Второй этап связан уже не с исследованиями чужих переводов, а с моей собственной работой. Это был перевод знаменитой французской книги "Слова и вещи" Мишеля Фуко, в России совершенно неизвестной. На эту книгу я наткнулась, принявшись в аспирантуре Института философии за диссертацию по французскому структурализму. В Ленинской библиотеке я переписала большую ее часть от руки, даже не надеясь, что через несколько лет мне доведется ее переводить и писать к ней предисловие. Перевод "Слов и вещей" вышел в 1977 году, но даже до сих пор зарубежные коллеги недоумевают, как же такая книга (с прямыми выпадами против марксизма) могла появиться без единой купюры в период полного застоя? Наверное, это иллюстрация к тому, что нет системы без люфта… 

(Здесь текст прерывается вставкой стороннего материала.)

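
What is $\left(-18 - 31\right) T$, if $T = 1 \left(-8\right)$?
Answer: $392$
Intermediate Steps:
$T = -8$
$\left(-18 - 31\right) T = \left(-18 - 31\right) \left(-8\right) = \left(-49\right) \left(-8\right) = 392$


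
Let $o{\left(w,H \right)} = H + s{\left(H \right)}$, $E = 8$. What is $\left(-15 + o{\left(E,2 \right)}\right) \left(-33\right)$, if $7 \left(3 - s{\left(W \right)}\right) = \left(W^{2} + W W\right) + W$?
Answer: $\frac{2640}{7} \approx 377.14$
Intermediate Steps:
$s{\left(W \right)} = 3 - \frac{2 W^{2}}{7} - \frac{W}{7}$ ($s{\left(W \right)} = 3 - \frac{\left(W^{2} + W W\right) + W}{7} = 3 - \frac{\left(W^{2} + W^{2}\right) + W}{7} = 3 - \frac{2 W^{2} + W}{7} = 3 - \frac{W + 2 W^{2}}{7} = 3 - \left(\frac{W}{7} + \frac{2 W^{2}}{7}\right) = 3 - \frac{2 W^{2}}{7} - \frac{W}{7}$)
$o{\left(w,H \right)} = 3 - \frac{2 H^{2}}{7} + \frac{6 H}{7}$ ($o{\left(w,H \right)} = H - \left(-3 + \frac{H}{7} + \frac{2 H^{2}}{7}\right) = 3 - \frac{2 H^{2}}{7} + \frac{6 H}{7}$)
$\left(-15 + o{\left(E,2 \right)}\right) \left(-33\right) = \left(-15 + \left(3 - \frac{2 \cdot 2^{2}}{7} + \frac{6}{7} \cdot 2\right)\right) \left(-33\right) = \left(-15 + \left(3 - \frac{8}{7} + \frac{12}{7}\right)\right) \left(-33\right) = \left(-15 + \frac{25}{7}\right) \left(-33\right) = \left(- \frac{80}{7}\right) \left(-33\right) = \frac{2640}{7}$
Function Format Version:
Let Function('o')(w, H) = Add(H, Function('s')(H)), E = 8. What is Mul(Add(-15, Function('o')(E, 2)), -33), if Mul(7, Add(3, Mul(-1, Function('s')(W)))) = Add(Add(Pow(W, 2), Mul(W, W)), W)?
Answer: Rational(2640, 7) ≈ 377.14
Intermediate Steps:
Function('s')(W) = Add(3, Mul(Rational(-2, 7), Pow(W, 2)), Mul(Rational(-1, 7), W)) (Function('s')(W) = Add(3, Mul(Rational(-1, 7), Add(Add(Pow(W, 2), Mul(W, W)), W))) = Add(3, Mul(Rational(-1, 7), Add(Add(Pow(W, 2), Pow(W, 2)), W))) = Add(3, Mul(Rational(-1, 7), Add(Mul(2, Pow(W, 2)), W))) = Add(3, Mul(Rational(-1, 7), Add(W, Mul(2, Pow(W, 2))))) = Add(3, Add(Mul(Rational(-2, 7), Pow(W, 2)), Mul(Rational(-1, 7), W))) = Add(3, Mul(Rational(-2, 7), Pow(W, 2)), Mul(Rational(-1, 7), W)))
Function('o')(w, H) = Add(3, Mul(Rational(-2, 7), Pow(H, 2)), Mul(Rational(6, 7), H)) (Function('o')(w, H) = Add(H, Add(3, Mul(Rational(-2, 7), Pow(H, 2)), Mul(Rational(-1, 7), H))) = Add(3, Mul(Rational(-2, 7), Pow(H, 2)), Mul(Rational(6, 7), H)))
Mul(Add(-15, Function('o')(E, 2)), -33) = Mul(Add(-15, Add(3, Mul(Rational(-2, 7), Pow(2, 2)), Mul(Rational(6, 7), 2))), -33) = Mul(Add(-15, Add(3, Mul(Rational(-2, 7), 4), Rational(12, 7))), -33) = Mul(Add(-15, Add(3, Rational(-8, 7), Rational(12, 7))), -33) = Mul(Add(-15, Rational(25, 7)), -33) = Mul(Rational(-80, 7), -33) = Rational(2640, 7)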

Третий этап — это 1990-е годы, когда мне приходилось много работать за границей. Опыт работы со студентами, особенно французскими, показал мне, насколько важны — еще до всякого предметного разговора — осознание предпосылок познания, внимание к тому, как происходит перенос понятий из культуры в культуру, качество терминологического перевода. В это же время в постсоветской России открылись двери навстречу современной западной мысли, которая в течение 70 лет была лишь ограниченно доступна узким специалистам. Растерянный читатель не мог справиться с наплывом новых содержаний. Поэтому мое главное стремление в этот период — способствовать реконструкции русского философского языка, который отмечен многими понятийными дефицитами (коллеги-философы подчас реагируют на это агрессивно: разве русский философский язык уже не существует?). Мои основные переводы этого периода — "Словарь по психоанализу" Лапланша и Понталиса (Высшая школа, 1996) и "О грамматологии" Деррида (Ад Маргинем, 2000). В них я пыталась строить или усовершенствовать русский терминологический язык в таких областях (психоанализ, феноменология), которые в начале XX века хорошо начинали, а потом были упразднены. 

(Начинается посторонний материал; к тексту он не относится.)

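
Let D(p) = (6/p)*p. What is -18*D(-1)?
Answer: -108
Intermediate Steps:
D(p) = 6
-18*D(-1) = -18*6 = -108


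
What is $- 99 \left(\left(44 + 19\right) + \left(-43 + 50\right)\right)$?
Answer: $-6930$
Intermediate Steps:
$- 99 \left(\left(44 + 19\right) + \left(-43 + 50\right)\right) = - 99 \left(63 + 7\right) = \left(-99\right) 70 = -6930$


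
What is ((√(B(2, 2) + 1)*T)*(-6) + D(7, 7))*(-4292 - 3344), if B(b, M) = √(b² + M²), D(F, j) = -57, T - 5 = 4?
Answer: 435252 + 412344*√(1 + 2*√2) ≈ 1.2421e+6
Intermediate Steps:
T = 9 (T = 5 + 4 = 9)
B(b, M) = √(M² + b²)
((√(B(2, 2) + 1)*T)*(-6) + D(7, 7))*(-4292 - 3344) = ((√(√(2² + 2²) + 1)*9)*(-6) - 57)*(-4292 - 3344) = ((√(√(4 + 4) + 1)*9)*(-6) - 57)*(-7636) = ((√(√8 + 1)*9)*(-6) - 57)*(-7636) = ((√(2*√2 + 1)*9)*(-6) - 57)*(-7636) = ((√(1 + 2*√2)*9)*(-6) - 57)*(-7636) = ((9*√(1 + 2*√2))*(-6) - 57)*(-7636) = (-54*√(1 + 2*√2) - 57)*(-7636) = (-57 - 54*√(1 + 2*√2))*(-7636) = 435252 + 412344*√(1 + 2*√2)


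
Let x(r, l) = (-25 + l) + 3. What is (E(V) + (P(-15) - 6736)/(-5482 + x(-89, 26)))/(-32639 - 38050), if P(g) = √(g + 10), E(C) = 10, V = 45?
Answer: -30758/193617171 + I*√5/387234342 ≈ -0.00015886 + 5.7745e-9*I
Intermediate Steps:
x(r, l) = -22 + l
P(g) = √(10 + g)
(E(V) + (P(-15) - 6736)/(-5482 + x(-89, 26)))/(-32639 - 38050) = (10 + (√(10 - 15) - 6736)/(-5482 + (-22 + 26)))/(-32639 - 38050) = (10 + (√(-5) - 6736)/(-5482 + 4))/(-70689) = (10 + (I*√5 - 6736)/(-5478))*(-1/70689) = (10 + (-6736 + I*√5)*(-1/5478))*(-1/70689) = (10 + (3368/2739 - I*√5/5478))*(-1/70689) = (30758/2739 - I*√5/5478)*(-1/70689) = -30758/193617171 + I*√5/387234342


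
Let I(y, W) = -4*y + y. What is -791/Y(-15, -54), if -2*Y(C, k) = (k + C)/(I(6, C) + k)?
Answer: 37968/23 ≈ 1650.8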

РЖ: Чем именно вам интересна французская философская мысль? 

Н.А.: Прежде всего — в ней есть много разного. Есть сильная академическая история философии, есть довольно мощное крыло феноменологов, в тех или иных формах продолжают свое существование структурализм (Леви-Стросс публикует архивы, хорошо чувствует себя когнитивистика, новые разработки в семиотике предлагает Лиможская школа). Меня по-прежнему больше всего интересуют современные формы "после-структурализма" и вообще — вопрос о том, каковы роль и место формальных и структуральных методов в гуманитарных науках XXI века. Когда-то, в 1970 годы, мне довелось вводить в культурный оборот совершенно не известных тогда в СССР Фуко, Лакана, Деррида и др. Сейчас их понятия у всех на устах и на слуху: маргинальное превратилось сначала в сакральное, а теперь чуть ли в дьявольское ("все наши беды пошли от развращающей постмодернистской философии"). Любопытно, что, в конце концов, получится из нынешней российской рецепции современной французской мысли. Вышло много переводов; казалось бы, читай и понимай — не хочу, а отклики на это все больше эмоциональные, нежели интеллектуальные: российский читатель вообще, кажется, больше склонен к стилистическим подражаниям, чем к аналитическим проработкам неизвестных содержаний.

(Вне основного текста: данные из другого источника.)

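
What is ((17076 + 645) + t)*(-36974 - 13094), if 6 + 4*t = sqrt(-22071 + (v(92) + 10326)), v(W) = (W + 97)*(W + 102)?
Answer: -887179926 - 37551*sqrt(2769) ≈ -8.8916e+8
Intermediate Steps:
v(W) = (97 + W)*(102 + W)
t = -3/2 + 3*sqrt(2769)/4 (t = -3/2 + sqrt(-22071 + ((9894 + 92**2 + 199*92) + 10326))/4 = -3/2 + sqrt(-22071 + ((9894 + 8464 + 18308) + 10326))/4 = -3/2 + sqrt(-22071 + (36666 + 10326))/4 = -3/2 + sqrt(-22071 + 46992)/4 = -3/2 + sqrt(24921)/4 = -3/2 + (3*sqrt(2769))/4 = -3/2 + 3*sqrt(2769)/4 ≈ 37.966)
((17076 + 645) + t)*(-36974 - 13094) = ((17076 + 645) + (-3/2 + 3*sqrt(2769)/4))*(-36974 - 13094) = (17721 + (-3/2 + 3*sqrt(2769)/4))*(-50068) = (35439/2 + 3*sqrt(2769)/4)*(-50068) = -887179926 - 37551*sqrt(2769)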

РЖ: Поясните, пожалуйста, эту мысль: "Российский читатель, склонен больше к стилистическим подражаниям, чем к аналитическим проработкам неизвестных содержаний". 

Н.А.: Причин этого явления несколько. В самом общем смысле это, быть может, даже не русская специфика, а особенность любого первого знакомства, когда в глаза бросается внешнее, а неявные связи в материале еще не ясны. И потому при первом знакомстве только и остается перенимать внешнее, стилистически-яркое; иное отношение приходит потом, в результате продумывания. Если оно наступает. Конечно, и раньше были времена, когда беспорядочно перенимали внешнее (эпоха Петра I). Но и сейчас в культуре обращается мало внимания на "продумывание", на аналитическую работу с понятиями. Так, в школах нашу зрелость проверяют на "сочинениях по литературе" (а не на "рассуждениях по философии", как, например, во Франции). Эмоционально-мировоззренческим вещам отдают явное первенство перед вещами интеллектуальными и концептуальными. Нынешние школьные тенденции в изучении русской словесности (я специально штудировала материалы на эту тему) подчеркивают либо религиозные, либо фольклорные составляющие языка, культуры (как раньше подчеркивались идеологические и моралистические). Университетское образование тоже не очень-то учит думать: поставив на место одних культовых фигур (марксизм, его источники и составные части) другие (от досократиков до Бердяева), оно, кажется, и сейчас мало озабочено выработкой концептуальной связности, самого умения выводить одни мысли из других и держать в уме звенья этой цепи. А без этого умения остается — искать новую или старую "национальную идею". Сейчас, после десятилетий того, что можно было бы назвать "идеологическим насилием" над языком, русский понятийный язык, а вместе с ним и аналитические навыки, нужно осознанно и интенсивно развивать. А иначе при столкновении с западной мыслью возникают песенно-плясочные реакции или же расцветает "обезьянство", о котором — как о специфике русского ума — с горечью говорил Гоголь ("француз играет, немец мечтает, англичанин живет, а русский обезьянствует"). При этом, конечно, и живучая российская традиция подмены мыслительной и социальной работы литературой и литературностью не развивает способности к самостоятельному анализу, а это нам так нужно… 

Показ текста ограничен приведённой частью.